The Arbre du Ténéré was the loneliest tree in the world. It stood on a caravan route in the Ténéré region of Niger, in the dune seas of the Sahara. Arbre du Ténéré, in the company of some other little Acacia trees, took root there a long time earlier, when the ground was not quite so dry. After things dried up and his colleagues dwindled away, Arbre du Ténéré stuck around—his roots stretching 131 feet into the soil and his isolation stretching 120 miles in all directions.
Michel Lesourd described the tree in 1939:
One must see the Tree to believe its existence. What is its secret? How can it still be living in spite of the multitudes of camels which trample at its sides. How at each azalai does not a lost camel eat its leaves and thorns? Why don't the numerous Touareg leading the salt caravans cut its branches to make fires to brew their tea? The only answer is that the tree is taboo and considered as such by the caravaniers.

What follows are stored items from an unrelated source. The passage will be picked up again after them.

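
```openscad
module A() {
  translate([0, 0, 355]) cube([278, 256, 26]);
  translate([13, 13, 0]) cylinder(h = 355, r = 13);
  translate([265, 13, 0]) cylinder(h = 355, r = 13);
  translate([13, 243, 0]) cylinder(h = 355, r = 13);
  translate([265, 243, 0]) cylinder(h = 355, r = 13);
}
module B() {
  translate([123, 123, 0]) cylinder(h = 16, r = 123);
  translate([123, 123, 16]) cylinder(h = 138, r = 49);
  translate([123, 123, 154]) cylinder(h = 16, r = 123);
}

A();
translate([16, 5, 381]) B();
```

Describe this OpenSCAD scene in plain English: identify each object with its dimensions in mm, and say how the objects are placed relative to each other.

A is a four-legged stool. The seat is 278×256 mm, 26 mm thick, top at z = 381 mm. It stands on four round legs, each 26 mm in diameter, from z = 0 to the seat underside, each leg's axis is inset half a diameter from the nearest pair of seat edges (so the leg's bounding box is flush with the corner).

B is a spool: two coaxial disc flanges of radius 123 mm and thickness 16 mm, joined by a core cylinder of radius 49 mm and height 138 mm. The lower flange rests on z = 0 and the three cylinders share a vertical axis.

The spool is on top of the stool, centred.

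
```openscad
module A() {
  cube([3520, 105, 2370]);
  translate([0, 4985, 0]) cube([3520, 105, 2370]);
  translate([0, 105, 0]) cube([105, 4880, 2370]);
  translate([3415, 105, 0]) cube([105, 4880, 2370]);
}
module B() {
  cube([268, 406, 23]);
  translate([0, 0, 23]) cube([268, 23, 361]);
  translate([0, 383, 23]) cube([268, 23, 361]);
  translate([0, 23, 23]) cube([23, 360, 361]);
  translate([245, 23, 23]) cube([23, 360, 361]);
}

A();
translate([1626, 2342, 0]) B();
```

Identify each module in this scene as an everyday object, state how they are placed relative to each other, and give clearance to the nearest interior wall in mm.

A is a house frame. B is an open box. The open box sits inside the house frame, centred. The clearance to the nearest interior wall is 1521 mm.

Clearances: x = 1521, y = 2237; minimum 1521 mm.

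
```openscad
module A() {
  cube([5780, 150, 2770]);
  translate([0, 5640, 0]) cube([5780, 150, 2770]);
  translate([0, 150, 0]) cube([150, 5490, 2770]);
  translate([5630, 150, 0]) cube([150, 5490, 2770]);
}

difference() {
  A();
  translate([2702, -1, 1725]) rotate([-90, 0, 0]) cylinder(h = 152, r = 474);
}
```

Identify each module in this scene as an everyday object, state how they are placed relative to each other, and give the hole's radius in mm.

The subtracted cylinder has r = 474 mm.

A is a house frame. The house frame has a circular hole through its front wall. The hole's radius is 474 mm.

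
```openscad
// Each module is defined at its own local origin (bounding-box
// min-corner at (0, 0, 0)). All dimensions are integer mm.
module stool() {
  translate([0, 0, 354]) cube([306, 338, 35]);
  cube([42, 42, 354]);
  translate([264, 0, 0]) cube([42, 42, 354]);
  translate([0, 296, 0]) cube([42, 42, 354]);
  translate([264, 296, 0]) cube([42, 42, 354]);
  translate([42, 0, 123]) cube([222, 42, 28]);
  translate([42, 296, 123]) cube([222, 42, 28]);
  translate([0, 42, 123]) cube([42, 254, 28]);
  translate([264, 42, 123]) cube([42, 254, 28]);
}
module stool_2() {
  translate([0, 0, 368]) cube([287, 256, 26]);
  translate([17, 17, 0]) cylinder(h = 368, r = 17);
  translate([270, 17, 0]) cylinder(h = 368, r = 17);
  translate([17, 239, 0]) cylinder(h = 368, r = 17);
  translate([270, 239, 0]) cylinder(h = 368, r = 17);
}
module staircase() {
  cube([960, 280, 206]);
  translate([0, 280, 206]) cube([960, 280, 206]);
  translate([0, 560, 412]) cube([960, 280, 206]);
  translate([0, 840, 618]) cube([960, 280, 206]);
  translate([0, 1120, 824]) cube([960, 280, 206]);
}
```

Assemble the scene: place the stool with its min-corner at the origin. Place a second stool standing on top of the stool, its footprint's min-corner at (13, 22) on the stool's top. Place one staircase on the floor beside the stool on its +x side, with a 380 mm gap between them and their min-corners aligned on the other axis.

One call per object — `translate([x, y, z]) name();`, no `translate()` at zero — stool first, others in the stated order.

stool();
translate([13, 22, 389]) stool_2();
translate([686, 0, 0]) staircase();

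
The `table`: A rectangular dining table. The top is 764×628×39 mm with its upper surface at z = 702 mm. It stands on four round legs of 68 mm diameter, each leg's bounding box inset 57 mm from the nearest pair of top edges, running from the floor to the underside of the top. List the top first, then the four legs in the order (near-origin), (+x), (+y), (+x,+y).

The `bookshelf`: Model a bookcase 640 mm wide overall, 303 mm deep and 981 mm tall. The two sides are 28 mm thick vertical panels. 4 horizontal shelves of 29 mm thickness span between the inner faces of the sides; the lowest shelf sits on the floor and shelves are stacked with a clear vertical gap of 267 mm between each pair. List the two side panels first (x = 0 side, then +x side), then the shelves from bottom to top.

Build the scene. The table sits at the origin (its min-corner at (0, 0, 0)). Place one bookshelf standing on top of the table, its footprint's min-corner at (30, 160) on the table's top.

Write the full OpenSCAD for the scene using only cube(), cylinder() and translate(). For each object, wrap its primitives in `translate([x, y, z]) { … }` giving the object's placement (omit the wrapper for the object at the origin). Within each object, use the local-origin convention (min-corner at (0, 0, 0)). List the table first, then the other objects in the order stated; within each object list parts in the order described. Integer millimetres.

translate([0, 0, 663]) cube([764, 628, 39]);
translate([91, 91, 0]) cylinder(h = 663, r = 34);
translate([673, 91, 0]) cylinder(h = 663, r = 34);
translate([91, 537, 0]) cylinder(h = 663, r = 34);
translate([673, 537, 0]) cylinder(h = 663, r = 34);
translate([30, 160, 702]) {
  cube([28, 303, 981]);
  translate([612, 0, 0]) cube([28, 303, 981]);
  translate([28, 0, 0]) cube([584, 303, 29]);
  translate([28, 0, 296]) cube([584, 303, 29]);
  translate([28, 0, 592]) cube([584, 303, 29]);
  translate([28, 0, 888]) cube([584, 303, 29]);
}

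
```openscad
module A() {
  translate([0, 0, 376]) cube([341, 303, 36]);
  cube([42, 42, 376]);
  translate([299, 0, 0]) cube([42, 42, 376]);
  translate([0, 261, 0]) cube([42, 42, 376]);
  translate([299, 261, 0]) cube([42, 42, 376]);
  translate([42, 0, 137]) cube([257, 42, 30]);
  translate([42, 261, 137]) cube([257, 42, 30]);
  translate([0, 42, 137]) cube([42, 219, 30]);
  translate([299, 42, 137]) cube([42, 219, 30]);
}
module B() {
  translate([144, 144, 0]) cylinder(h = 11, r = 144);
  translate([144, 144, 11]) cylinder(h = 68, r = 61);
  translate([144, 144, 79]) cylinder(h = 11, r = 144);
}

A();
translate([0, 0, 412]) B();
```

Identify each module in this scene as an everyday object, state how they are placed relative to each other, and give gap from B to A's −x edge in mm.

A is a stool. B is a spool. The spool is on top of the stool. The gap from the spool to the stool's −x edge is 0 mm.

The spool's min-x is at 0; the stool's min-x is 0; gap = 0 mm.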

There is a kind of superstition, a tribal order which is always respected. Each year the azalai gather round the Tree before facing the crossing of the Ténéré. The Acacia has become a living lighthouse; it is the first or the last landmark for the azalai leaving Agadez for Bilma, or returning.
Thirty-odd years later, the Arbre du Ténéré's loneliness was abruptly ended:
The tree was knocked down by an allegedly drunk Libyan truck driver in 1973.